Наименования, которые потенциально могут быть отантропонимическими, не говоря уже о явных случаях, должны исключаться из числа картографируемых или специально комментироваться. Не следует картографировать также топонимы, возможно восходящие к местным географическим терминам (чёлма "пролив" > Чёлма ).

Ещё несколько предварительных замечаний, относящихся к технике картографирования. Так как названия воспроизводятся на картах, их перечни в тексте не приводятся. При наличии метонимических наименований на карту наносится наиболее употребительное или связанное с наиболее значительным объектом: река Нюхча – озеро Нюхчозеро, но на карте только Нюхча . Повторяющиеся топонимы получают цифровой индекс: Нюхча I, Нюхча II и т.д.

На карте 1 зафиксированы топонимы с дифференцирующими прибалтийско-финскими основами вехк-, вёхк- (фин., карел. vehka, вепс. vehk "белокрыльник болотный", "вахта трилистная"), габ-, хаб-, хап- (фин. haapa, карел. hoaba, вепс. hab "осина"), ихал- (фин., карел. ihala, ливв. ihalu, ihal "красивый", "прекрасный"), муст-, музд- (фин. musta, ливв. mustu, вепс. must "черный"), ранд- (фин. ranta, карел. randa, вепс. rand "берег"), салм-, шалм- (фин. salmi, карел. salmi, salmi, вепс. salm "пролив"), хиж-, хищ- (фин., карел. hiisi, ливв. hiisi "злой дух, леший") и хумал- (фин., карел. humala, вепс. humal "хмель").

Карта № 1 Дифференцирующие прибалтийско-финские топоосновы

Прибалтийско-финские основы наиболее многочисленны в Восточном Прионежье между рекой Суда и озером Кенозеро, то есть на территории, прилегающей с юго-запада к вепсским поселениям, а западнее Кенозера – к карельским. Здесь не может решаться задача дальнейшей дифференциации картографированной прибалтийско-финской топонимии и соотнесения её с определенными языками, так как для этого необходим более обширный материал. Заметим все- таки, что такие формы с шипящими, как Хижгора и Шалмозеро в районе Кенозера, указывают на карельское происхождение местной прибалтийско-финской топонимии.

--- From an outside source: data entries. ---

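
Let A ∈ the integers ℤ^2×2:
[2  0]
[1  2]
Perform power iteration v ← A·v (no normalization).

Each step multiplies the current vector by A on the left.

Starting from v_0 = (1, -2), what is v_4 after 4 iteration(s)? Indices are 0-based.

v_4 = (16, 0)

v_0 = (1, -2).
v_1 = A·v_0 = (2, -3).
v_2 = A·v_1 = (4, -4).
v_3 = A·v_2 = (8, -4).
v_4 = A·v_3 = (16, 0).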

Можно высказать также предположение о довольно высокой плотности древнего прибалтийско- финского населения на территории Восточного Прионежья, непосредственно примыкающего к ареалу прибалтийских финнов.

На остальной территории Севера вплоть до Сухоны и Юга прибалтийско-финские основы встречаются разреженно, нигде не образуя сколько-нибудь плотных скоплений, за исключением низовий Онеги, топонимия которых в свое время была уже описана и квалифицирована по своему составу как преимущественно карельская 8 .

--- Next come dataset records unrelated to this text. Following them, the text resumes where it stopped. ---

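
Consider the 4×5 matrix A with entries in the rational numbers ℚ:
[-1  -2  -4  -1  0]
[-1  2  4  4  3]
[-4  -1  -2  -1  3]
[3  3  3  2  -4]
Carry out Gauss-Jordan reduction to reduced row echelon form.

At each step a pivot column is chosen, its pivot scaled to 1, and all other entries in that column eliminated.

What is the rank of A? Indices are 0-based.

step 1: normalize row 0 (÷-1) = (1, 2, 4, 1, 0)
  row 1: subtract -1×row0 = (0, 4, 8, 5, 3)
  row 2: subtract -4×row0 = (0, 7, 14, 3, 3)
  row 3: subtract 3×row0 = (0, -3, -9, -1, -4)
step 2: normalize row 1 (÷4) = (0, 1, 2, 5/4, 3/4)
  row 0: subtract 2×row1 = (1, 0, 0, -3/2, -3/2)
  row 2: subtract 7×row1 = (0, 0, 0, -23/4, -9/4)
  row 3: subtract -3×row1 = (0, 0, -3, 11/4, -7/4)
step 3: exchange rows 2,3
step 3: normalize row 2 (÷-3) = (0, 0, 1, -11/12, 7/12)
  row 1: subtract 2×row2 = (0, 1, 0, 37/12, -5/12)
step 4: normalize row 3 (÷-23/4) = (0, 0, 0, 1, 9/23)
  row 0: subtract -3/2×row3 = (1, 0, 0, 0, -21/23)
  row 1: subtract 37/12×row3 = (0, 1, 0, 0, -112/69)
  row 2: subtract -11/12×row3 = (0, 0, 1, 0, 65/69)

rank = 4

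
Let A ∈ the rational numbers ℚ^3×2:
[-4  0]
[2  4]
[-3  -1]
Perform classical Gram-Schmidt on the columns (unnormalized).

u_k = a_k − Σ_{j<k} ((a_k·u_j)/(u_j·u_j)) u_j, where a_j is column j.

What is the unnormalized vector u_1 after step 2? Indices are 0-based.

u_1 = (44/29, 94/29, 4/29)

Step 1: u_0 = a_0 = (-4, 2, -3).
Step 2: u_1 = a_1 − (11/29)·u_0 = (44/29, 94/29, 4/29).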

Примечательна также очень специфическая зона в верхнем течении Ваги, где зафиксировано шесть названий с основой ихал-. Кроме того, три таких топонима засвидетельствовано на Пинеге и по одному в бассейнах Сухоны и Юга. Важское гнездо названий типа Ихалово, возможно, имеет отантропонимическое происхождение, но появлению всей совокупности подобных наименований в местах, отдаленных от основной территории расселения прибалтийских финнов, должно быть дано другое объяснение: мигранты отмечали "красивые", "прекрасные" места в новых землях.

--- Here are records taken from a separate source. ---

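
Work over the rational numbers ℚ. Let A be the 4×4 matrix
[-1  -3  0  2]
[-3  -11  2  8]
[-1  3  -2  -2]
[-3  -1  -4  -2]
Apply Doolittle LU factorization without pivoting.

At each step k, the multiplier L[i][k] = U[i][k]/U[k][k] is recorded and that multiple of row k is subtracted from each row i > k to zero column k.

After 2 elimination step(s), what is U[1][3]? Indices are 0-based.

U[1][3] = 2

[col 0] pivot -1
  R1 -= 3*R0 → (0, -2, 2, 2)  (L[1][0] := 3)
  R2 -= 1*R0 → (0, 6, -2, -4)  (L[2][0] := 1)
  R3 -= 3*R0 → (0, 8, -4, -8)  (L[3][0] := 3)
[col 1] pivot -2
  R2 -= -3*R1 → (0, 0, 4, 2)  (L[2][1] := -3)
  R3 -= -4*R1 → (0, 0, 4, 0)  (L[3][1] := -4)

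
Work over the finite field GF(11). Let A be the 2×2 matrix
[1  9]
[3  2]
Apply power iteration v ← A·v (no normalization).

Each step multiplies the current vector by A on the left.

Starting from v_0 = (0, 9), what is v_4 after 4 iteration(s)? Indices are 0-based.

v_4 = (4, 1)

v_0 = (0, 9).
v_1 = A·v_0 = (4, 7).
v_2 = A·v_1 = (1, 4).
v_3 = A·v_2 = (4, 0).
v_4 = A·v_3 = (4, 1).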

В целом складывается впечатление, что прибалтийские финны достаточно плотно заселили только крайний запад региона до линии Белое озеро – Кенозеро – устье Онеги. В других районах Севера они занимали отдельные участки местности, при этом картографирование выявляет ряд территорий, на которых прибалтийско-финские названия вообще не фиксируются или крайне редки: бассейн Мезени, Пинега от места впадения Суры до устья, Северная Двина от Верхней Тоймы до Холмогор, Емца, среднее и нижнее течение Устьи, Кубенское озеро с Кубеной, Сухона и Юг. Редок прибалтийско-финский элемент и в бассейне Онеги (кроме низовий). Можно, таким образом, допустить, что на большей части Севера прибалтийско- финская топонимия представляла собою поверхностное наслоение.